Yesterday, according to the Information Minister, Mohammed Saeed al-Sahaf, Iraqi troops destroyed four US personnel carriers and an American warplane.

Sometimes the communiqués are verifiable. An Apache actually was shot down by a farmer and CentCom admitted an F-18 bomber was shot down over Iraq last week. However, the sheer military detail put out by the Iraqi authorities, grotesquely exaggerated though it often is, far outstrips the old bones chucked by the Americans at the correspondents in their air-conditioned high-security headquarters in Qatar.

Another enjoyable lie was the American assertion that the anti-chemical weapons suits issued to Iraqi soldiers "proved" that Iraq possessed weapons of mass destruction. The Iraqis neatly replied that the equipment was standard issue but that since US and British forces carried the same equipment, they too must be in possession of forbidden weapons. The Iraqi lie ? that the country remains united under a beloved leader ? is hardly questioned in press conferences held by Taha Yassin Ramadan, the Iraqi Vice-President. Unity may be the one element Iraq will never possess under US occupiers. But its existence under Saddam Hussein has been imposed through terror.

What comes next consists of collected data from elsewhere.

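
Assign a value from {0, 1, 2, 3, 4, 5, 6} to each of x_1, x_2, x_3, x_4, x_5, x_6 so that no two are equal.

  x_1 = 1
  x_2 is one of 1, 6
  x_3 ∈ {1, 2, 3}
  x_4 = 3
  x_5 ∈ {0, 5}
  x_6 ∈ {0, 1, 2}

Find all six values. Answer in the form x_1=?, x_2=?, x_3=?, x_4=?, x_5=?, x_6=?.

x_1=1, x_2=6, x_3=2, x_4=3, x_5=5, x_6=0

x_1's domain is down to {1}, so x_1 = 1. Strike 1 from x_2, x_3, x_6.
x_2 must be 6 (only option left).
x_4 has just one choice, so x_4 = 3. So x_3 can't be 3.
x_3 has just one choice, so x_3 = 2. Strike 2 from x_6.
x_6 must be 0 (only option left). So x_5 can't be 0.
x_5's domain is down to {5}, so x_5 = 5.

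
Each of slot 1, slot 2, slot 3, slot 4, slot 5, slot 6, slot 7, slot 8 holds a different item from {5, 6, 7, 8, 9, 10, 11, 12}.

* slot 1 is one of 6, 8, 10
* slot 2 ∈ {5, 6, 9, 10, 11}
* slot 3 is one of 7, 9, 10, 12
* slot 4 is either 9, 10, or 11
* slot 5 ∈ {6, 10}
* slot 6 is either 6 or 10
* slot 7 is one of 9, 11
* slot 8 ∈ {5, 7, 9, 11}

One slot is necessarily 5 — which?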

Then there's the famous "war in Iraq" slogan which the British and American media like to promote. But this is an invasion, not a mere war.

And isn't it turning into an occupation rather than a "liberation"? Shouldn't we be remembering in our reports that this whole invasion lacks legitimacy? Sure, the Americans claim they needed no more than the original UN resolution 1441 to go to war. But if that's the case, why did Britain and the US vainly seek a second resolution? I can't help thinking readers and viewers realise the mendacity of all this sleight of hand, and that we journalists go on insulting these same readers and viewers by thinking we can con them.

Thus, we go on talking about an "air campaign" as if the Luftwaffe was taking off from Cap Gris Nez to bomb London, when not a single Iraqi aircraft has left the ground. So, it's "coalition forces", a war not an invasion, liberation rather than occupation, and the taking of cities that are "secured" rather than "captured", and when captured, are insecure.

And all this for the dead of 11 September.